The political arena is so unpredictable; the very people who applauded the corrupt, office bearers can tomorrow turn against them.
Max was indeed a hero and martyr…What I found distasteful however was the sudden, unashamed change of front among the very people who had stood by and watched him die.
Overnight everyone began to shake their heads at the excesses of the last regime, at its graft, oppression and corrupt government: newspapers, the radio, the hitherto silent intellectuals and civil servants—everybody said what a terrible lot; and it became public opinion the next morning.

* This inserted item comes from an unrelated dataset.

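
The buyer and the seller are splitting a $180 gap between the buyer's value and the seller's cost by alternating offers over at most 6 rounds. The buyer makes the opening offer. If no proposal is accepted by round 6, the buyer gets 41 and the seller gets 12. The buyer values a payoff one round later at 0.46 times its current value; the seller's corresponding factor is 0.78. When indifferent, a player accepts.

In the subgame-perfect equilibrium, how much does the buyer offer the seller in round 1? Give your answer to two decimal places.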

And these were the same people that only the other day had owned a thousand names of adulation, whom praise-singers followed with song and talking-drum wherever they went. Chief Koko in particular became a thief and a murderer, while the people who had led him on—in my opinion the real culprits—took the legendary bath of the Hornbill and donned innocence.
‘Koko had taken enough for the owner to see,’ My father’s words struck me because they were the very same words the villagers of Anata had spoken of Josiah, the abominated trader. Only in their case the words had meaning. The owner was the village, and the village had a mind; it could say no to sacrilege… A regime in which you saw a fellow cursed in the morning for stealing a blind man’s stick and later in the evening saw him again mounting the altar of the new shrine in the presence of all the people to whisper into the ear of the chief celebrant—in such a regime, I say, you died a good death if your life had inspired someone to come forward and shoot your murderer in the chest—without asking to be paid.
From: A Man of the People- Chinua Achebe
Tomorrow is uncertain and it could mean the same people who sing your praises today will be the first to condemn you tomorrow.